Saturday, September 13, 2008

Understanding fetal monitoring

An article, 'Mother's plea after death of newborn' on p3 of the Saturday Age today has a sad tale, from which I have excerpted a couple of lines:
"[Jane] (the mother) said CTG machines, which monitor an unborn baby's heart rate, were not working properly and her partner had to alert staff when the heart rate dropped well below normal.
"Jane said it seemed obvious that 'our little girl wasn't coping', but she kept being told everything was OK. Shortly after the birth by caesarean, Jane's baby girl died."

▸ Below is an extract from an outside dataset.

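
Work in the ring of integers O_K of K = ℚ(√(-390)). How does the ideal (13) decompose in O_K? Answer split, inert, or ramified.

ramified

d = -390 ≡ 2 (mod 4), so O_K = ℤ[√-390] and disc(K) = 4d = -1560.
Ramification test: 13 | -1560. The prime 13 ramifies in K.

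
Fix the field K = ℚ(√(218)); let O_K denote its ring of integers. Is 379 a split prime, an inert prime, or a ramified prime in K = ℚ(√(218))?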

I feel great sympathy for these parents. They were isolated in a hospital room, with monitor straps around Jane's belly and the machine that goes 'ping'. The alarm on the monitor would have started sounding when the baby's heart rate dropped - or was it just loss of contact [ie not working properly]? Why was the partner the one who had to alert staff? How did the partner know what was OK or what was not? Jane says it seemed obvious that 'our little girl wasn't coping', so where was the midwife?

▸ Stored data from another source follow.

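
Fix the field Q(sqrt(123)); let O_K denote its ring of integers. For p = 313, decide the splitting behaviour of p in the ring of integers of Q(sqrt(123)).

d = 123 ≡ 3 (mod 4), so O_K = ℤ[√123] and disc(K) = 4d = 492.
disc(K) = 492 is not divisible by 313; 313 is unramified.
(123/313) = 123^156 mod 313 = 312, giving Legendre symbol -1.
Legendre symbol -1 ⇒ 313 is inert.

313 remains inert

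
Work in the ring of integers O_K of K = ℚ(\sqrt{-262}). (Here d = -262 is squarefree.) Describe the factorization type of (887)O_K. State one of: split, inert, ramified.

-262 mod 4 = 2, hence disc K = 4·(-262) = -1048 and O_K = ℤ[√-262].
887 ∤ -1048, so 887 is unramified.
Legendre symbol by Euler's criterion: (-262/887) ≡ (-262)^443 ≡ 1 (mod 887), i.e. (-262/887) = 1.
(-262/887) = 1, so 887 splits.

splits completely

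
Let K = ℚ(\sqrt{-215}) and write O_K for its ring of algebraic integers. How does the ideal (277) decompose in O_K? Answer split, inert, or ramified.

split — (277) = 𝔭₁𝔭₂ with 𝔭₁ ≠ 𝔭₂

-215 mod 4 = 1, hence disc K = -215 and O_K = ℤ[(1+√-215)/2].
Since gcd(277, -215) = 1 the prime 277 does not ramify.
(-215/277) = 62^138 mod 277 = 1, giving Legendre symbol 1.
(-215/277) = 1, so 277 splits.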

The answer seems to be that the midwife was not in the room. It seems that the hospital did not have enough staff to keep a midwife in that room at that time.

Cardio Tocograph (CTG) machines are used consistently and often continuously in hospital births. As with any test, the information provided by the machine needs interpretation - not at some time in the future, but as it happens. That interpretation should not be the job of the partner, or the alarm function on the machine. It should be the work of the midwife who is in the room continuously with the woman.

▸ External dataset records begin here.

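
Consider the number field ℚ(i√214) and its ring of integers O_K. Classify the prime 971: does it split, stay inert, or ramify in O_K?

-214 mod 4 = 2, hence disc K = 4·(-214) = -856 and O_K = ℤ[√-214].
disc(K) = -856 is not divisible by 971; 971 is unramified.
Compute (-214/971) via Euler: 757^((971-1)/2) mod 971 = 1, so (-214/971) = 1.
d is a quadratic residue mod p, hence 971 splits in O_K.

splits completely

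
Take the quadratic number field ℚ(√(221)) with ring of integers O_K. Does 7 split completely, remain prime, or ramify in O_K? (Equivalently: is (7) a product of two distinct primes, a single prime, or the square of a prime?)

split

Since 221 ≡ 1 mod 4, the ring of integers is ℤ[(1+√221)/2] with discriminant 221.
7 ∤ 221, so 7 is unramified.
Compute (221/7) via Euler: 4^((7-1)/2) mod 7 = 1, so (221/7) = 1.
Legendre symbol 1 ⇒ 7 is split.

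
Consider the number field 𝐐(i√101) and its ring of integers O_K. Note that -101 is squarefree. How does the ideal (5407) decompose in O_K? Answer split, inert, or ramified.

-101 mod 4 = 3, hence disc K = 4·(-101) = -404 and O_K = ℤ[√-101].
disc(K) = -404 is not divisible by 5407; 5407 is unramified.
Compute (-101/5407) via Euler: 5306^((5407-1)/2) mod 5407 = 5406, so (-101/5407) = -1.
Legendre symbol -1 ⇒ 5407 is inert.

5407 remains inert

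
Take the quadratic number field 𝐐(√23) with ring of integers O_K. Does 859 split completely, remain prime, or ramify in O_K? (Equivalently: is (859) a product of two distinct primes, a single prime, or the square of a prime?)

23 mod 4 = 3, hence disc K = 4·23 = 92 and O_K = ℤ[√23].
859 ∤ 92, so 859 is unramified.
Euler's criterion: 23^429 mod 859 = 858. Thus (23|859) = -1.
Legendre symbol -1 ⇒ 859 is inert.

remains prime (inert)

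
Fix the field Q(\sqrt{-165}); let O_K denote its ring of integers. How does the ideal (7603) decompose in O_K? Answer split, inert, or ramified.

-165 mod 4 = 3, hence disc K = 4·(-165) = -660 and O_K = ℤ[√-165].
disc(K) = -660 is not divisible by 7603; 7603 is unramified.
(-165/7603) = 7438^3801 mod 7603 = 7602, giving Legendre symbol -1.
Legendre symbol -1 ⇒ 7603 is inert.

remains prime (inert)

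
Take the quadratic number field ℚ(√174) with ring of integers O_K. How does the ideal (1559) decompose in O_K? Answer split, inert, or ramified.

d = 174 ≡ 2 (mod 4), so O_K = ℤ[√174] and disc(K) = 4d = 696.
disc(K) = 696 is not divisible by 1559; 1559 is unramified.
Legendre symbol by Euler's criterion: (174/1559) ≡ 174^779 ≡ 1 (mod 1559), i.e. (174/1559) = 1.
d is a quadratic residue mod p, hence 1559 splits in O_K.

split — (1559) = 𝔭₁𝔭₂ with 𝔭₁ ≠ 𝔭₂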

I would encourage anyone who agrees to electronic fetal monitoring (EFM); having a CTG trace, that you agree ONLY if a person who is able to take responsible action on the results of the trace is present at the time.

Continuous EFM, or any other type of fetal monitoring, including doppler or pinard stethoscope, does not ensure the safety and wellbeing of the baby. It is useful only when appropriate action can be taken on the information that is provided, and the person who receives the information understands its meaning.

Continuous EFM can give a false sense of security, as well as a false sense of doom. The usual response to a non-reassuring CTG trace in today's maternity services is to rush to the operating theatre and have an emergency caesarean birth. In the case highlighted in this story, that did not happen soon enough, with tragic consequences.

The protection of the wellbeing and safety of mother and baby are the guiding principles in all midwifery. A midwife working in a hospital should not leave the room if she considers that a mother requires continuous EFM.

You might say that's unreasonable.
Midwives have to leave the room, to do paperwork, to go to the toilet, to have meal breaks, or whatever.
That's true. So turn off the CTG machine, and take the belts off the woman, before leaving the room. It's unreasonable to expect the mother and her partner to become defacto watchers of the EFM in the absence of a midwife. They are not able to understand what they are hearing and seeing. That's a professional act, and if there is truly a reason to keep the machine running, there must be a person in attendance and an intention to intervene.